Je pense ensuite à l’article 4, par lequel le Gouvernement proposait, certes maladroitement, de réprimer la provocation à l’abandon ou à l’abstention de soins, ou à l’adoption de pratiques pseudo-thérapeutiques, lorsque ces actions, présentées comme bénéfiques, exposaient les personnes concernées à des risques d’une particulière gravité pour leur santé.
Je regrette que notre commission ait fait le choix de supprimer ces trois articles, alors même que le Conseil d’État, tout en soulignant leurs imperfections rédactionnelles, avait néanmoins affirmé le caractère incontestable de la légitimité de l’objectif recherché.
Je vois cette suppression comme un pas de côté, que notre groupe regrette. Toutefois, je reconnais que la commission n’a pas disposé du temps nécessaire pour faire aboutir ses travaux. À cet égard, je veux saluer le travail de Mme la rapporteure, d’autant que c’est son premier rapport !
Avec modestie, je vous proposerai de rétablir les articles 1er et 2. J’ai en outre cherché à réécrire l’article 4, en introduisant des garde-fous supplémentaires.
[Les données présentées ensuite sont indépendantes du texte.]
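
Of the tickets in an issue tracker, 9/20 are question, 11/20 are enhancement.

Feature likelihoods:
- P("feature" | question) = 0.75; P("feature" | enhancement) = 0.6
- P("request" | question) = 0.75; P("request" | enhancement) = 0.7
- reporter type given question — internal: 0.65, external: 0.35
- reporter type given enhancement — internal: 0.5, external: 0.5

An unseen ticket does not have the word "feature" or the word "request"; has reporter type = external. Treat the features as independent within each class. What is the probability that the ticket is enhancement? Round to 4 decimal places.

0.7702

question: 0.45 × (1−0.75) × (1−0.75) × 0.35 = 0.00984375
enhancement: 0.55 × (1−0.6) × (1−0.7) × 0.5 = 0.033
P(enhancement | x) = 0.033 / 0.04284375 ≈ 0.7702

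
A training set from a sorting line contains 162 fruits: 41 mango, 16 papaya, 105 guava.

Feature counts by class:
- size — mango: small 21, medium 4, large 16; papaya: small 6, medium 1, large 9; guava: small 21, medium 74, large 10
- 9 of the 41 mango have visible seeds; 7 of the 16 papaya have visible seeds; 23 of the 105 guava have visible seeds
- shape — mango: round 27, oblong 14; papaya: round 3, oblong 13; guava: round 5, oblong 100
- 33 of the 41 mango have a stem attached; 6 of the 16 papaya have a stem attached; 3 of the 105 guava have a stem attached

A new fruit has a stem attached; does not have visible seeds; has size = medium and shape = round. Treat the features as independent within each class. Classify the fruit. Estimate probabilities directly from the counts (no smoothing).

mango

mango: (41/162) × (4/41) × (32/41) × (27/41) × (33/41) ≈ 0.0102146
papaya: (16/162) × (1/16) × (9/16) × (3/16) × (6/16) = 0.000244140625
guava: (105/162) × (74/105) × (82/105) × (5/105) × (3/105) ≈ 0.000485349
Highest score → mango.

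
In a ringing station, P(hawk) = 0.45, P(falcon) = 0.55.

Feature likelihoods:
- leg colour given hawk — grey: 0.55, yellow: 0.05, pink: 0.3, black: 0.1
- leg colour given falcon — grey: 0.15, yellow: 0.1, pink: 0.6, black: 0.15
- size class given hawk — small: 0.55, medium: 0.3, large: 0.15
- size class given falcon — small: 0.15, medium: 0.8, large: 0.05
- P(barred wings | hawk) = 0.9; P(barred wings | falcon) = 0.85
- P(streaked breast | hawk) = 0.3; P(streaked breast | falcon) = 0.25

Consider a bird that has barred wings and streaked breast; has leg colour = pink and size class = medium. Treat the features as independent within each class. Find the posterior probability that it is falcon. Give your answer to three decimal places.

hawk: 0.45 × 0.3 × 0.3 × 0.9 × 0.3 = 0.010935
falcon: 0.55 × 0.6 × 0.8 × 0.85 × 0.25 = 0.0561
P(falcon | x) = 0.0561 / 0.067035 ≈ 0.837

0.837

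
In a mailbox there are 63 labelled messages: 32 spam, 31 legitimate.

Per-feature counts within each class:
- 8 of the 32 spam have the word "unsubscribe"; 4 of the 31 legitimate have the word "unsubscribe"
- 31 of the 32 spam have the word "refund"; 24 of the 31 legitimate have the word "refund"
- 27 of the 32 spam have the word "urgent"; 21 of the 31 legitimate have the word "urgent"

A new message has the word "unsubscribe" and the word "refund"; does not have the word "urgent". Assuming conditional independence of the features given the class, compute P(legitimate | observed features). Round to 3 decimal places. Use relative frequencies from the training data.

0.452

spam: (32/63) × (8/32) × (31/32) × (5/32) ≈ 0.0192212
legitimate: (31/63) × (4/31) × (24/31) × (10/31) ≈ 0.0158565
P(legitimate | x) = 0.0158565 / 0.0350777 ≈ 0.452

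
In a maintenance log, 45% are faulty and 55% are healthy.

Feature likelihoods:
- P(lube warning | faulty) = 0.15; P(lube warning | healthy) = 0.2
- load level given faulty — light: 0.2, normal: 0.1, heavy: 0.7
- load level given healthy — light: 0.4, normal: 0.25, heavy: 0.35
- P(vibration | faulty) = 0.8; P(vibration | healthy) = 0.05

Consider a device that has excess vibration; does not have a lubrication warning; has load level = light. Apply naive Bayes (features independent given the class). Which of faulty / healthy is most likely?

faulty

faulty: 0.45 × (1−0.15) × 0.2 × 0.8 = 0.0612
healthy: 0.55 × (1−0.2) × 0.4 × 0.05 = 0.0088
Highest score → faulty.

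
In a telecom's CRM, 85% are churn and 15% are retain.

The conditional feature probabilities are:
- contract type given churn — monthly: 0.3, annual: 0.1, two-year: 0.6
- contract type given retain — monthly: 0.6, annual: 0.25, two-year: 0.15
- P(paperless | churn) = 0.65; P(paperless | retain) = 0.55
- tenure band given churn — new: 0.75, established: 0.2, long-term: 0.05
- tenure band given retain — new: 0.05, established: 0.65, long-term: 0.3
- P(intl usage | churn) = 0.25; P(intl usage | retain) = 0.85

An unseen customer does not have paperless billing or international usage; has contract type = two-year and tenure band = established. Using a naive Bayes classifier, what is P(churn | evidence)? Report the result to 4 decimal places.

0.9644

churn: 0.85 × 0.6 × (1−0.65) × 0.2 × (1−0.25) = 0.026775
retain: 0.15 × 0.15 × (1−0.55) × 0.65 × (1−0.85) = 0.0009871875
P(churn | x) = 0.026775 / 0.0277621875 ≈ 0.9644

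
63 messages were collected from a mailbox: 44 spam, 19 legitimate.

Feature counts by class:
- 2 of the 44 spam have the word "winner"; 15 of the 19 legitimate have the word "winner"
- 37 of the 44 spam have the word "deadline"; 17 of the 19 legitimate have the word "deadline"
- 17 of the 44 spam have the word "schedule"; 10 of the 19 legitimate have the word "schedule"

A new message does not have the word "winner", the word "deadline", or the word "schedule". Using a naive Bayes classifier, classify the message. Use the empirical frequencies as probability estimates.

spam: (44/63) × (42/44) × (7/44) × (27/44) ≈ 0.0650826
legitimate: (19/63) × (4/19) × (2/19) × (9/19) ≈ 0.00316581
Highest score → spam.

spam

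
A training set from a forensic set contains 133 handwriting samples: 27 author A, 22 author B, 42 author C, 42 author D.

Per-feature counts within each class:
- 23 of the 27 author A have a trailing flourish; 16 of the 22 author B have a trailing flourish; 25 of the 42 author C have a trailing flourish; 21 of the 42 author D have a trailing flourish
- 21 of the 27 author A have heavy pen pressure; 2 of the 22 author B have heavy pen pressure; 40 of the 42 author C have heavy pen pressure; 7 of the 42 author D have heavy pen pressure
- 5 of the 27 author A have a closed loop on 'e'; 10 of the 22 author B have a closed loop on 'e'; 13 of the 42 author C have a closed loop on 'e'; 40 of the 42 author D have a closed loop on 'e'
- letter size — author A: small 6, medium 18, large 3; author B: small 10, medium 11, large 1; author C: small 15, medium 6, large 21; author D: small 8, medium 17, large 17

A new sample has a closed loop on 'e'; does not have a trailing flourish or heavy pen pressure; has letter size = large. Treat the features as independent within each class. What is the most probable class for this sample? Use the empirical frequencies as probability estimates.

author A: (27/133) × (4/27) × (6/27) × (5/27) × (3/27) ≈ 0.000137518
author B: (22/133) × (6/22) × (20/22) × (10/22) × (1/22) ≈ 0.000847348
author C: (42/133) × (17/42) × (2/42) × (13/42) × (21/42) ≈ 0.000941981
author D: (42/133) × (21/42) × (35/42) × (40/42) × (17/42) ≈ 0.050722
Highest score → author D.

author D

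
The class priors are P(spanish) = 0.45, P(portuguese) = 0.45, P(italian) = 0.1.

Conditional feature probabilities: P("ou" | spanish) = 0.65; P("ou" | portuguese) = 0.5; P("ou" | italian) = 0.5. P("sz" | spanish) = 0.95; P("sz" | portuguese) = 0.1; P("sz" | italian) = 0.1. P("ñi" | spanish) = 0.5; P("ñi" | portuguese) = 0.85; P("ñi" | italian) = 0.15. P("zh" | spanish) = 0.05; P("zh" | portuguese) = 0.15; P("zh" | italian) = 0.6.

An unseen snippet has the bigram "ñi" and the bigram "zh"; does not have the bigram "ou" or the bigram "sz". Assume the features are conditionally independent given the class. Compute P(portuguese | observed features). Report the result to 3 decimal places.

0.859

spanish: 0.45 × (1−0.65) × (1−0.95) × 0.5 × 0.05 = 0.000196875
portuguese: 0.45 × (1−0.5) × (1−0.1) × 0.85 × 0.15 = 0.02581875
italian: 0.1 × (1−0.5) × (1−0.1) × 0.15 × 0.6 = 0.00405
P(portuguese | x) = 0.02581875 / 0.030065625 ≈ 0.859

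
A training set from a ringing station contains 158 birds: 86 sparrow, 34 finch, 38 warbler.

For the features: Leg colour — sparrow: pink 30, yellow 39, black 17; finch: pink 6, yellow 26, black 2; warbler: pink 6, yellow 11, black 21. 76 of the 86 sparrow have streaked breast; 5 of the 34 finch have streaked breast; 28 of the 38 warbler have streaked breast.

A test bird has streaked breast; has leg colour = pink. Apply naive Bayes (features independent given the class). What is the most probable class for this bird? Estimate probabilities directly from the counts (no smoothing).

sparrow: (86/158) × (30/86) × (76/86) ≈ 0.167795
finch: (34/158) × (6/34) × (5/34) ≈ 0.00558451
warbler: (38/158) × (6/38) × (28/38) ≈ 0.0279813
Highest score → sparrow.

sparrow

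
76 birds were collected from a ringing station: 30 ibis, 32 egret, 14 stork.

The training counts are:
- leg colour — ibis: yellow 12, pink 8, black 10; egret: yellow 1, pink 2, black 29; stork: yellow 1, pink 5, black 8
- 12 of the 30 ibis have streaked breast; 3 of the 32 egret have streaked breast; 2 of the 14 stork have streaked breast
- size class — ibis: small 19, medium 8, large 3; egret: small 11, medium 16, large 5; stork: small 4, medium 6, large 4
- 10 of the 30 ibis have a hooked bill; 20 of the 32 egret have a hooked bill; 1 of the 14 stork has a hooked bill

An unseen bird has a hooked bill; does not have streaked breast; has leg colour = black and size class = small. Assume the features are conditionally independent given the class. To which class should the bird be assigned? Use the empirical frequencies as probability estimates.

ibis: (30/76) × (10/30) × (18/30) × (19/30) × (10/30) ≈ 0.0166667
egret: (32/76) × (29/32) × (29/32) × (11/32) × (20/32) ≈ 0.0742942
stork: (14/76) × (8/14) × (12/14) × (4/14) × (1/14) ≈ 0.00184134
Highest score → egret.

egret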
Le Gouvernement a également déposé un amendement de rétablissement de cet article, dans lequel les contours de l’infraction semblent mieux dessinés.
Certes, ce texte comporte des imperfections. Toutefois, la navette parlementaire pourrait porter ses fruits ; c’est en tout cas ce que nous espérons vivement.
Pour le reste, les apports de la commission nous satisfont. Je pense en particulier à l’article 2 bis, issu d’un amendement que j’avais défendu en commission, aux côtés de Mme la rapporteure, et qui devrait permettre l’allongement du délai de prescription lorsque l’abus de faiblesse est commis sur une victime mineure.
Je pense également à l’inscription dans la loi du statut de la Miviludes, conformément à une recommandation du rapport Mézard. Il est impératif que cette instance soit protégée et renforcée statutairement. Jacqueline Eustache-Brinio et moi-même avions d’ailleurs été alertées sur ce sujet en 2020, dans le cadre de la commission d’enquête sur la radicalisation islamiste et les moyens de la combattre, que je présidais. Nous avions donc fait de cette mesure notre première proposition.
Ces ajouts à notre droit sont les bienvenus. Par conséquent, même si aucune des dispositions supprimées n’était rétablie, nous voterions malgré tout le texte, mais non sans regret, au regard des enjeux.